Mord zur Geisterstunde
Pläne mussten jetzt zurückstehen, zum Beispiel Honeys Vergnügen des Monats – der Einkauf eines schicken Paar Schuhe, das sie bei Jollys gesehen hatte. Nicht zu spitz, keine allzu hohen Absätze, zum richtigen Preis, genau was sie suchte. Doch jetzt war es wesentlich wichtiger, ihre Mutter bei Laune zu halten – insbesondere, wenn das bedeutete, dass sie |141| sich nicht in unmittelbarer Nähe des Green River Hotels einnistete. Das hatte absolute Toppriorität!
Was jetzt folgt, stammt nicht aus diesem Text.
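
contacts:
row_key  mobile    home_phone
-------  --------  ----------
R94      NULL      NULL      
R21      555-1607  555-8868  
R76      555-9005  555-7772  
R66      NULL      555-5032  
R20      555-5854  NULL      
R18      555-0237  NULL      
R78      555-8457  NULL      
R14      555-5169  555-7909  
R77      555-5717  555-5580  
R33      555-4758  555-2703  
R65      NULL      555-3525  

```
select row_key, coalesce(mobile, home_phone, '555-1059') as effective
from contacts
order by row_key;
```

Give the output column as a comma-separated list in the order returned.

row_key=R14: mobile=555-5169 → 555-5169
row_key=R18: mobile=555-0237 → 555-0237
row_key=R20: mobile=555-5854 → 555-5854
row_key=R21: mobile=555-1607 → 555-1607
row_key=R33: mobile=555-4758 → 555-4758
row_key=R65: mobile=NULL, home_phone=555-3525 → 555-3525
row_key=R66: mobile=NULL, home_phone=555-5032 → 555-5032
row_key=R76: mobile=555-9005 → 555-9005
row_key=R77: mobile=555-5717 → 555-5717
row_key=R78: mobile=555-8457 → 555-8457
row_key=R94: mobile=NULL, home_phone=NULL, → literal 555-1059 → 555-1059

555-5169, 555-0237, 555-5854, 555-1607, 555-4758, 555-3525, 555-5032, 555-9005, 555-5717, 555-8457, 555-1059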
Honey schnappte sich ihre Autoschlüssel.
»Also, dann los.«
»Ich warne dich. Bei William Wallace kann ein Mädchen wirklich weiche Knie bekommen.«
»Dieses Mädchen hier nicht«, sagte Honey entschlossen und fügte im Geist hinzu: »Es sei denn, Mel Gibson spielt ihn und trägt einen Kilt.«
»Bei dem schon.«
Honey schaute ihre Mutter an. Sie hatte einen verträumten Zug um die Augen. Das konnte nur eines heißen. »Nein, das hast du nicht!«
Gloria zuckte die Achseln. »Ich bin alt genug, um zu wissen, was ich will.«
Steve Doherty rief an, als Honey gerade ihren Sicherheitsgurt einhakte.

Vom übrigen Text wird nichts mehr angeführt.